Это место — важнейшее из важных — отсюда начался нравственный ток, пронизывающий все творчество Булгакова, здесь средоточие его духовного подвига, его внутренний импульс — вот где истинный русский писатель, вот где его миссия. «Шел бой. Каждый день он начинался утром при бледном свете снега и кончался при желтом мигании пылкой лампы-«молнии».

«У меня похолодело привычно под ложечкой, как всегда, когда я в упор видел смерть. Я ее ненавижу». Значит, дело не только в том, что он навидался смертей на войне. Был счет и еще более надличный... Спасение души человеческой, души народной...

Так сквозь как будто бы некий случай из врачебного опыта прорывается (кажется первый раз с такой силой!) прозрение великой истины человеческой судьбы. Человек живет в бессмертии, в вечности. И т а м (вот где!) он себя по-настоящему осуществляет!

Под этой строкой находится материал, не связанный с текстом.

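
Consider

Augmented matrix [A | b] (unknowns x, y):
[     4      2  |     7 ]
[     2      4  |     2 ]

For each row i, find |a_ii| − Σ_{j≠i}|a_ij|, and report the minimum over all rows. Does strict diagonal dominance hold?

row 1: |4| − (2) = 2
row 2: |4| − (2) = 2
minimum over rows = 2 → strictly diagonally dominant (convergence guaranteed)

2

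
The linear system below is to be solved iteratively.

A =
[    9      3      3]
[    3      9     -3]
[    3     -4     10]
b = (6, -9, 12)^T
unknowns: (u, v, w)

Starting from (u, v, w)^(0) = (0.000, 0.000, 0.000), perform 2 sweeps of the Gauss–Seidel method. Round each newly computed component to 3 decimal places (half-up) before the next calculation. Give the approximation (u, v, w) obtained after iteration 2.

(0.904, -1.131, 0.476)

Iteration 1:
  u = (6 - (3)·0.000 - (3)·0.000) / (9) = 0.667
  v = (-9 - (3)·0.667 - (-3)·0.000) / (9) = -1.222
  w = (12 - (3)·0.667 - (-4)·-1.222) / (10) = 0.511
Iteration 2:
  u = (6 - (3)·-1.222 - (3)·0.511) / (9) = 0.904
  v = (-9 - (3)·0.904 - (-3)·0.511) / (9) = -1.131
  w = (12 - (3)·0.904 - (-4)·-1.131) / (10) = 0.476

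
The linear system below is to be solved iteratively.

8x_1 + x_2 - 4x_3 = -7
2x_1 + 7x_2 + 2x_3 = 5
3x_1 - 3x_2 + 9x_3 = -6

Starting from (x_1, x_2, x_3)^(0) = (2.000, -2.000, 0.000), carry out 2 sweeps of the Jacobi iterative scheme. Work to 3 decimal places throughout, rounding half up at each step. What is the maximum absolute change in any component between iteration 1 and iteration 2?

1.589

Iteration 1:
  x_1 = (-7 - (1)·-2.000 - (-4)·0.000) / (8) = -0.625
  x_2 = (5 - (2)·2.000 - (2)·0.000) / (7) = 0.143
  x_3 = (-6 - (3)·2.000 - (-3)·-2.000) / (9) = -2.000
Iteration 2:
  x_1 = (-7 - (1)·0.143 - (-4)·-2.000) / (8) = -1.893
  x_2 = (5 - (2)·-0.625 - (2)·-2.000) / (7) = 1.464
  x_3 = (-6 - (3)·-0.625 - (-3)·0.143) / (9) = -0.411
Change: (-1.268, 1.321, 1.589) → max |·| = 1.589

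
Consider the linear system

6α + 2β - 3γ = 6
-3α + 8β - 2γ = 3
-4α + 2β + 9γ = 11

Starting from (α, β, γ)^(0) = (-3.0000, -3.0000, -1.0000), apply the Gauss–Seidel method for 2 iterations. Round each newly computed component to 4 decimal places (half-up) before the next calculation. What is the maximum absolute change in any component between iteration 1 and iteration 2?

Iteration 1:
  α = (6 - (2)·-3.0000 - (-3)·-1.0000) / (6) = 1.5000
  β = (3 - (-3)·1.5000 - (-2)·-1.0000) / (8) = 0.6875
  γ = (11 - (-4)·1.5000 - (2)·0.6875) / (9) = 1.7361
Iteration 2:
  α = (6 - (2)·0.6875 - (-3)·1.7361) / (6) = 1.6389
  β = (3 - (-3)·1.6389 - (-2)·1.7361) / (8) = 1.4236
  γ = (11 - (-4)·1.6389 - (2)·1.4236) / (9) = 1.6343
Change: (0.1389, 0.7361, -0.1018) → max |·| = 0.7361

0.7361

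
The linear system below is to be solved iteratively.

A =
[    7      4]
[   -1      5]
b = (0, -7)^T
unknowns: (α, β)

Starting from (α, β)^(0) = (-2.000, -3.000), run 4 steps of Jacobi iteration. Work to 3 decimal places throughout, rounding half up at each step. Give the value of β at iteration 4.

Iteration 1:
  α = (0 - (4)·-3.000) / (7) = 1.714
  β = (-7 - (-1)·-2.000) / (5) = -1.800
Iteration 2:
  α = (0 - (4)·-1.800) / (7) = 1.029
  β = (-7 - (-1)·1.714) / (5) = -1.057
Iteration 3:
  α = (0 - (4)·-1.057) / (7) = 0.604
  β = (-7 - (-1)·1.029) / (5) = -1.194
Iteration 4:
  α = (0 - (4)·-1.194) / (7) = 0.682
  β = (-7 - (-1)·0.604) / (5) = -1.279

-1.279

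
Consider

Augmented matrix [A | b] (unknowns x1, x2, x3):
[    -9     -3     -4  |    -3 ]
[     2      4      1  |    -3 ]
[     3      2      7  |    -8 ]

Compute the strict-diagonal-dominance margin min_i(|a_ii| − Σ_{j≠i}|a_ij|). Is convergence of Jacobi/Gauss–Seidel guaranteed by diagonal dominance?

row 1: |-9| − (3+4) = 2
row 2: |4| − (2+1) = 1
row 3: |7| − (3+2) = 2
minimum over rows = 1 → strictly diagonally dominant (convergence guaranteed)

1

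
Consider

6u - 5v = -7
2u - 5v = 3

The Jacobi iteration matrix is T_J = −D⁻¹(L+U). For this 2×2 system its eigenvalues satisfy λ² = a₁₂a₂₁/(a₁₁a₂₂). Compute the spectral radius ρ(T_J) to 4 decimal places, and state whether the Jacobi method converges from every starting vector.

0.5774

a₁₂a₂₁/(a₁₁a₂₂) = (-5)·(2) / ((6)·(-5)) = 0.333333
ρ = √|0.333333| = √0.333333 = 0.5774
ρ < 1, so Jacobi converges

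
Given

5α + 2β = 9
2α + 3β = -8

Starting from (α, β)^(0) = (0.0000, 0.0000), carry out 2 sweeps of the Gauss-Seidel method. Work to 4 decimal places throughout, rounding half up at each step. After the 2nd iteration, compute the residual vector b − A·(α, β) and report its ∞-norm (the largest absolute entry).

2.0621

Iteration 1:
  α = (9 - (2)·0.0000) / (5) = 1.8000
  β = (-8 - (2)·1.8000) / (3) = -3.8667
Iteration 2:
  α = (9 - (2)·-3.8667) / (5) = 3.3467
  β = (-8 - (2)·3.3467) / (3) = -4.8978
Residual b − A·x = (2.0621, 0.0000); ∞-norm = 2.0621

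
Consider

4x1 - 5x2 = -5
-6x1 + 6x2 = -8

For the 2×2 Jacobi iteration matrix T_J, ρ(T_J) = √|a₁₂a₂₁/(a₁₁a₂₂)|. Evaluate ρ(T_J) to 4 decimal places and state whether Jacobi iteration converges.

a₁₂a₂₁/(a₁₁a₂₂) = (-5)·(-6) / ((4)·(6)) = 1.250000
ρ = √|1.250000| = √1.250000 = 1.1180
ρ > 1, so Jacobi diverges

1.1180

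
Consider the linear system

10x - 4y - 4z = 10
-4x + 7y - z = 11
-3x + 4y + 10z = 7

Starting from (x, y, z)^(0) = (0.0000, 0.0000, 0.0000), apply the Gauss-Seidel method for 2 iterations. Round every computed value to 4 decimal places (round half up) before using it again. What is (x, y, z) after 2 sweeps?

Iteration 1:
  x = (10 - (-4)·0.0000 - (-4)·0.0000) / (10) = 1.0000
  y = (11 - (-4)·1.0000 - (-1)·0.0000) / (7) = 2.1429
  z = (7 - (-3)·1.0000 - (4)·2.1429) / (10) = 0.1428
Iteration 2:
  x = (10 - (-4)·2.1429 - (-4)·0.1428) / (10) = 1.9143
  y = (11 - (-4)·1.9143 - (-1)·0.1428) / (7) = 2.6857
  z = (7 - (-3)·1.9143 - (4)·2.6857) / (10) = 0.2000

(1.9143, 2.6857, 0.2000)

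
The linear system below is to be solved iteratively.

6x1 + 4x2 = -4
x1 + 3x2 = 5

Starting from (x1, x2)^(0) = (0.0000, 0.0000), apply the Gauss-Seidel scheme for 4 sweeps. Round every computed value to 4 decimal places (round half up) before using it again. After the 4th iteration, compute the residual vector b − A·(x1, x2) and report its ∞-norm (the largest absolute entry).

0.0830

Iteration 1:
  x1 = (-4 - (4)·0.0000) / (6) = -0.6667
  x2 = (5 - (1)·-0.6667) / (3) = 1.8889
Iteration 2:
  x1 = (-4 - (4)·1.8889) / (6) = -1.9259
  x2 = (5 - (1)·-1.9259) / (3) = 2.3086
Iteration 3:
  x1 = (-4 - (4)·2.3086) / (6) = -2.2057
  x2 = (5 - (1)·-2.2057) / (3) = 2.4019
Iteration 4:
  x1 = (-4 - (4)·2.4019) / (6) = -2.2679
  x2 = (5 - (1)·-2.2679) / (3) = 2.4226
Residual b − A·x = (-0.0830, 0.0001); ∞-norm = 0.0830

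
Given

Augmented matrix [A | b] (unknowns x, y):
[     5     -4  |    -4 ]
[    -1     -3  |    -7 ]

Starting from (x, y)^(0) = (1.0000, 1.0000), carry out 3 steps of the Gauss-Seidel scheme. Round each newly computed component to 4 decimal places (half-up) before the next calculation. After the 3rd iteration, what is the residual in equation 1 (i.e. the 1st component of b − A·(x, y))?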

Главное в этом рассказе — не только само по себе спасение жизни покалеченной молодой женщины, сколько вот это чувство ОТВЕТСТВЕННОСТИ КАЖДОГО ЧЕЛОВЕКА ЗА ЖИЗНЬ ДРУГОГО ЧЕЛОВЕКА, ибо каждый участвует в творении Вечной жизни.

Булгаков-врач не знал, что это такое: давать себе облегчение. Ведь востребована была не только «практическая» медицина. Людям (народу!), среди которых оказался Булгаков-врач, он был еще не только врачебной, но и духовной опорой: они были уверены, что им есть на кого положиться: «Ко мне на прием по накатанному санному пути стали ездить сто человек крестьян в день... И, кроме того, у меня было стационарное отделение на тридцать человек. И, кроме того, я ведь делал операции...» И при всей огромной усталости, доходившей до предела, молодой врач принял на себя подвижническую работу.

И это тоже — открытие истины.

И не будь этого переживания-потрясения в дописательском прошлом Булгакова — каким бы он стал писателем?! Как многие-многие другие?! Ведь не в одном же профессиональном таланте дело! Среди его современников было немало талантливых, даровитых профессионалов — были среди них известные, даже порою прославленные... но, подчинялись течению обстоятельств, их напору — многие опускали руки и смирялись душою.